Sunday, June 24, 2018

The Wild Within

The final sports book, Book 92, The Wild Within by Simon Yates, is a first hand account of various climbing expeditions, plus a loose diary of his life in between. I suppose it gives a few years in the life of a professional mountaineer, but in truth some of it was fairly tame and about as interesting as reading someone else's holiday diary. The mountains climbed were all in remote parts of the planet, but a few of them didn't sound that hard or noteworthy. If not much happens the story is: "We went up, reached the summit, then came down". The last mountain, which took six days to climb, was the most interesting account, and that did sound very difficult, and raised a few questions about how much gear to take and whether to take a satellite phone (I would!). All in all though, a rather lightweight book, which scores 5 out of 10.

Friday, June 8, 2018

Forever Young

In my previous entry, I said how much I hated Football biographies, then ironically decided to read one! However, Forever Young: The Story of Adrian Doherty, Football's Lost Genius by Oliver Kay is a variation on a theme as it deals with a footballer who never made it, not because of lack of ability, but due to injury. Adrian Doherty, who was tipped to go to the very top, was on the verge of making his debut for Man Utd when he got injured, and hardly played again.

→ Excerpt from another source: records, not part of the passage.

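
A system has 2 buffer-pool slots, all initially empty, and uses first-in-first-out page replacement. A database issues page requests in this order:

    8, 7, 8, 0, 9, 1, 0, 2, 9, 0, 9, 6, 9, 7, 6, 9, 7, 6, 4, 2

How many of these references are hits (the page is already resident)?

8: miss, frames (8)
7: miss, frames (8 7)
8: hit
0: miss, evict 8, frames (7 0)
9: miss, evict 7, frames (0 9)
1: miss, evict 0, frames (9 1)
0: miss, evict 9, frames (1 0)
2: miss, evict 1, frames (0 2)
9: miss, evict 0, frames (2 9)
0: miss, evict 2, frames (9 0)
9: hit
6: miss, evict 9, frames (0 6)
9: miss, evict 0, frames (6 9)
7: miss, evict 6, frames (9 7)
6: miss, evict 9, frames (7 6)
9: miss, evict 7, frames (6 9)
7: miss, evict 6, frames (9 7)
6: miss, evict 9, frames (7 6)
4: miss, evict 7, frames (6 4)
2: miss, evict 6, frames (4 2)
Hits: 2.

2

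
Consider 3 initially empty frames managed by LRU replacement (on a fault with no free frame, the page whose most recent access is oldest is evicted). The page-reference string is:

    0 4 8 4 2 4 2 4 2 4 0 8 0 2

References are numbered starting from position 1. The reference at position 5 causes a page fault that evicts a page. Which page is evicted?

pos 1: 0: fault, frames [0]
pos 2: 4: fault, frames [0, 4]
pos 3: 8: fault, frames [0, 4, 8]
pos 4: 4: hit
pos 5: 2: fault, evict 0, frames [8, 4, 2]
At position 5, page 0 is evicted.

0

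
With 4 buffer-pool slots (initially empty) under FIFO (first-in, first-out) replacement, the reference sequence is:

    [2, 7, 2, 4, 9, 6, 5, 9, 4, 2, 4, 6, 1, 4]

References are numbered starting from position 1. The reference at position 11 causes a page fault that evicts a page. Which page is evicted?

pos 1: 2 -> miss, frames {2}
pos 2: 7 -> miss, frames {2,7}
pos 3: 2 -> hit
pos 4: 4 -> miss, frames {2,7,4}
pos 5: 9 -> miss, frames {2,7,4,9}
pos 6: 6 -> miss, evict 2, frames {7,4,9,6}
pos 7: 5 -> miss, evict 7, frames {4,9,6,5}
pos 8: 9 -> hit
pos 9: 4 -> hit
pos 10: 2 -> miss, evict 4, frames {9,6,5,2}
pos 11: 4 -> miss, evict 9, frames {6,5,2,4}
At position 11, page 9 is evicted.

9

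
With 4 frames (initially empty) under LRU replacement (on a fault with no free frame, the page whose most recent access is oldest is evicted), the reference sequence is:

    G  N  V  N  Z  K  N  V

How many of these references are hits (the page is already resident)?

3

G: miss, frames (G)
N: miss, frames (G N)
V: miss, frames (G N V)
N: hit
Z: miss, frames (G V N Z)
K: miss, evict G, frames (V N Z K)
N: hit
V: hit
Hits: 3.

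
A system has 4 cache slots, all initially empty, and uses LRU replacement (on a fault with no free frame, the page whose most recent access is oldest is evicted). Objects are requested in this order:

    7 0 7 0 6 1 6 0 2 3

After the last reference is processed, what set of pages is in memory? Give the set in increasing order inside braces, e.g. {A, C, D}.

{0, 2, 3, 6}

7 -> fault, frames {7}
0 -> fault, frames {7,0}
7 -> hit
0 -> hit
6 -> fault, frames {7,0,6}
1 -> fault, frames {7,0,6,1}
6 -> hit
0 -> hit
2 -> fault, evict 7, frames {1,6,0,2}
3 -> fault, evict 1, frames {6,0,2,3}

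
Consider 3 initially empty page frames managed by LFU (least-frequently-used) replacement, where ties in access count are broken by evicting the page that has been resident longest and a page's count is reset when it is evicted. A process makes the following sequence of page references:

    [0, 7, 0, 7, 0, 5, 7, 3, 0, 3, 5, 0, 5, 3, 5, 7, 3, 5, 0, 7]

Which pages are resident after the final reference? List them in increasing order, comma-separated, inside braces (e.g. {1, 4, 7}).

0: fault, frames (0)
7: fault, frames (0 7)
0: hit
7: hit
0: hit
5: fault, frames (0 7 5)
7: hit
3: fault, evict 5, frames (0 7 3)
0: hit
3: hit
5: fault, evict 3, frames (0 7 5)
0: hit
5: hit
3: fault, evict 5, frames (0 7 3)
5: fault, evict 3, frames (0 7 5)
7: hit
3: fault, evict 5, frames (0 7 3)
5: fault, evict 3, frames (0 7 5)
0: hit
7: hit

{0, 5, 7}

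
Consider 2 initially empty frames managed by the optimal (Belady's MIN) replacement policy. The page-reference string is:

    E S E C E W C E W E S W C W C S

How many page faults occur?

E -> fault, frames [E]
S -> fault, frames [E, S]
E -> hit
C -> fault, evict S, frames [E, C]
E -> hit
W -> fault, evict E, frames [C, W]
C -> hit
E -> fault, evict C, frames [W, E]
W -> hit
E -> hit
S -> fault, evict E, frames [W, S]
W -> hit
C -> fault, evict S, frames [W, C]
W -> hit
C -> hit
S -> fault, evict C, frames [W, S]
Page faults: 8.

8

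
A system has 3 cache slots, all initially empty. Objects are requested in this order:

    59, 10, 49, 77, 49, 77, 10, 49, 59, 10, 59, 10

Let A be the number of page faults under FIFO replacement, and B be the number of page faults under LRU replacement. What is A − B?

1

Under FIFO: F F F F . . . . F F . . → 6 faults.
Under LRU: F F F F . . . . F . . . → 5 faults.
A − B = 6 − 5 = 1.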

Everyone thinks of footballers as well-paid superstars, but for every 100 Youth players, probably only a handful actually achieve that status, yet those are the ones you generally read about. Forever Young breaks the mould because it deals with someone who was a) not a typical footballer, b) never played a first team game, c) died young.

It's not a bad book, I am not convinced that Man Utd treated Adrian so terribly as to justify this book, but it's about a more interesting person than most footballers are.